といった対応ばかりしていると次のような性質を身につけさせてしまいます。

  • いつまでも穏やかな気持ちを取り戻せない
  • 執着しやすい
  • 根に持ちやすい

兄弟ゲンカを、感情に寄り添うことなく、「どちらが正しくて、どちらが間違っている」といったことで仲裁してばかりいても、同じような影響を及ぼしてしまうと思っています。

また、親の「感情を理解する能力」が低いと、子供は、自分の感情を理解してもらおうとして、出来事や経緯を論理立てて説明しなければならなくなり、出来事と感情を結びつける解釈ばかりに意識が向かうようになってしまいます。
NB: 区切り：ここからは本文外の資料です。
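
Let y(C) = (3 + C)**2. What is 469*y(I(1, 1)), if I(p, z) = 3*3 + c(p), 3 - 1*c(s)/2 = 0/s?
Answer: 151956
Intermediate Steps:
c(s) = 6 (c(s) = 6 - 0/s = 6 - 2*0 = 6 + 0 = 6)
I(p, z) = 15 (I(p, z) = 3*3 + 6 = 9 + 6 = 15)
469*y(I(1, 1)) = 469*(3 + 15)**2 = 469*18**2 = 469*324 = 151956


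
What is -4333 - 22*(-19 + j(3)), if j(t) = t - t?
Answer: -3915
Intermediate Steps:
j(t) = 0
-4333 - 22*(-19 + j(3)) = -4333 - 22*(-19 + 0) = -4333 - 22*(-19) = -4333 + 418 = -3915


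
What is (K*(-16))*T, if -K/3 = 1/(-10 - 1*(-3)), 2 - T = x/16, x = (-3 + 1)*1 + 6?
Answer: -12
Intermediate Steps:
x = 4 (x = -2*1 + 6 = -2 + 6 = 4)
T = 7/4 (T = 2 - 4/16 = 2 - 1*¼ = 2 - ¼ = 7/4 ≈ 1.7500)
K = 3/7 (K = -3/(-10 - 1*(-3)) = -3/(-10 + 3) = -3/(-7) = -3*(-⅐) = 3/7 ≈ 0.42857)
(K*(-16))*T = ((3/7)*(-16))*(7/4) = -48/7*7/4 = -12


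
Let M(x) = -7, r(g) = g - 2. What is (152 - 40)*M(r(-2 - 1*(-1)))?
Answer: -784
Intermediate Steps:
r(g) = -2 + g
(152 - 40)*M(r(-2 - 1*(-1))) = (152 - 40)*(-7) = 112*(-7) = -784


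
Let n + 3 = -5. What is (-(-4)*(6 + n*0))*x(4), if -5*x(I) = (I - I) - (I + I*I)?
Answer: 96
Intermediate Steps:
n = -8 (n = -3 - 5 = -8)
x(I) = I/5 + I**2/5 (x(I) = -((I - I) - (I + I*I))/5 = -(0 - (I + I**2))/5 = -(0 + (-I - I**2))/5 = -(-I - I**2)/5 = I/5 + I**2/5)
(-(-4)*(6 + n*0))*x(4) = (-(-4)*(6 - 8*0))*((1/5)*4*(1 + 4)) = (-(-4)*(6 + 0))*((1/5)*4*5) = -(-4)*6*4 = -1*(-24)*4 = 24*4 = 96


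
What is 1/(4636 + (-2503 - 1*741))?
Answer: 1/1392 ≈ 0.00071839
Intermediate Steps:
1/(4636 + (-2503 - 1*741)) = 1/(4636 + (-2503 - 741)) = 1/(4636 - 3244) = 1/1392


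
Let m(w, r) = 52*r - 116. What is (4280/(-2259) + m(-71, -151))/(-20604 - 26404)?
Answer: 2250499/13273884 ≈ 0.16954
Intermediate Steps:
m(w, r) = -116 + 52*r
(4280/(-2259) + m(-71, -151))/(-20604 - 26404) = (4280/(-2259) + (-116 + 52*(-151)))/(-20604 - 26404) = (4280*(-1/2259) + (-116 - 7852))/(-47008) = (-4280/2259 - 7968)*(-1/47008) = -18003992/2259*(-1/47008) = 2250499/13273884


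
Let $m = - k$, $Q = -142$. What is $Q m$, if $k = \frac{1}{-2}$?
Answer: $-71$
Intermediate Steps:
$k = - \frac{1}{2} \approx -0.5$
$m = \frac{1}{2}$ ($m = \left(-1\right) \left(- \frac{1}{2}\right) = \frac{1}{2} \approx 0.5$)
$Q m = \left(-142\right) \frac{1}{2} = -71$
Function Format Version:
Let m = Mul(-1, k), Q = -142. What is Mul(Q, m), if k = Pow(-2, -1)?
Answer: -71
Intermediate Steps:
k = Rational(-1, 2) ≈ -0.50000
m = Rational(1, 2) (m = Mul(-1, Rational(-1, 2)) = Rational(1, 2) ≈ 0.50000)
Mul(Q, m) = Mul(-142, Rational(1, 2)) = -71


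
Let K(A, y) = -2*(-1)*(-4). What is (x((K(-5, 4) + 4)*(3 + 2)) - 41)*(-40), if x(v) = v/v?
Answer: 1600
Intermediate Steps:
K(A, y) = -8 (K(A, y) = 2*(-4) = -8)
x(v) = 1
(x((K(-5, 4) + 4)*(3 + 2)) - 41)*(-40) = (1 - 41)*(-40) = -40*(-40) = 1600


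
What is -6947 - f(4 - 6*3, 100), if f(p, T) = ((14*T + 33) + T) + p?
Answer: -8466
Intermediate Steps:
f(p, T) = 33 + p + 15*T (f(p, T) = ((33 + 14*T) + T) + p = (33 + 15*T) + p = 33 + p + 15*T)
-6947 - f(4 - 6*3, 100) = -6947 - (33 + (4 - 6*3) + 15*100) = -6947 - (33 + (4 - 18) + 1500) = -6947 - (33 - 14 + 1500) = -6947 - 1*1519 = -6947 - 1519 = -8466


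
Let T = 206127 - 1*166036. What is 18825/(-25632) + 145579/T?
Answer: 992255951/342537504 ≈ 2.8968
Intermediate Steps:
T = 40091 (T = 206127 - 166036 = 40091)
18825/(-25632) + 145579/T = 18825/(-25632) + 145579/40091 = 18825*(-1/25632) + 145579*(1/40091) = -6275/8544 + 145579/40091 = 992255951/342537504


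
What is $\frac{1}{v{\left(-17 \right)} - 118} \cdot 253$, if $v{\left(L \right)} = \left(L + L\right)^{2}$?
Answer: $\frac{253}{1038} \approx 0.24374$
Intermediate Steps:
$v{\left(L \right)} = 4 L^{2}$ ($v{\left(L \right)} = \left(2 L\right)^{2} = 4 L^{2}$)
$\frac{1}{v{\left(-17 \right)} - 118} \cdot 253 = \frac{1}{4 \left(-17\right)^{2} - 118} \cdot 253 = \frac{1}{4 \cdot 289 - 118} \cdot 253 = \frac{1}{1156 - 118} \cdot 253 = \frac{1}{1038} \cdot 253 = \frac{253}{1038}$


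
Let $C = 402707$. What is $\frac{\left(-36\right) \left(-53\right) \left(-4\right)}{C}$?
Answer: $- \frac{7632}{402707} \approx -0.018952$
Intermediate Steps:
$\frac{\left(-36\right) \left(-53\right) \left(-4\right)}{C} = \frac{\left(-36\right) \left(-53\right) \left(-4\right)}{402707} = 1908 \left(-4\right) \frac{1}{402707} = \left(-7632\right) \frac{1}{402707} = - \frac{7632}{402707}$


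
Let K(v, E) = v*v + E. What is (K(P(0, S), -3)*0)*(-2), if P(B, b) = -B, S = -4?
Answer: 0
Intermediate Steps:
K(v, E) = E + v² (K(v, E) = v² + E = E + v²)
(K(P(0, S), -3)*0)*(-2) = ((-3 + (-1*0)²)*0)*(-2) = ((-3 + 0²)*0)*(-2) = ((-3 + 0)*0)*(-2) = -3*0*(-2) = 0*(-2) = 0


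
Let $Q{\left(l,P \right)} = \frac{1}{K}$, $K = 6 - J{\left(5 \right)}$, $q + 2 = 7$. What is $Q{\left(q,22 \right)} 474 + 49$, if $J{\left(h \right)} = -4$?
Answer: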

その結果、出来事に対する解釈を「理解してもらえた」・「理解してもらえなかった」に関わらず、話すことで感情を排出できないために、生じている感情を抱え込んでしまう状態に陥ります。

このような感情以外のところへ関わる人には悪意はなく、アドバイスしたり励ましたりすることがその人になると本気で信じています。

これが、子供が「理由の分からない苛立ち」を親に感じることにつながり、また、反抗された親が、「なぜ、子供が自分に反抗するのか」が理解できない理由です。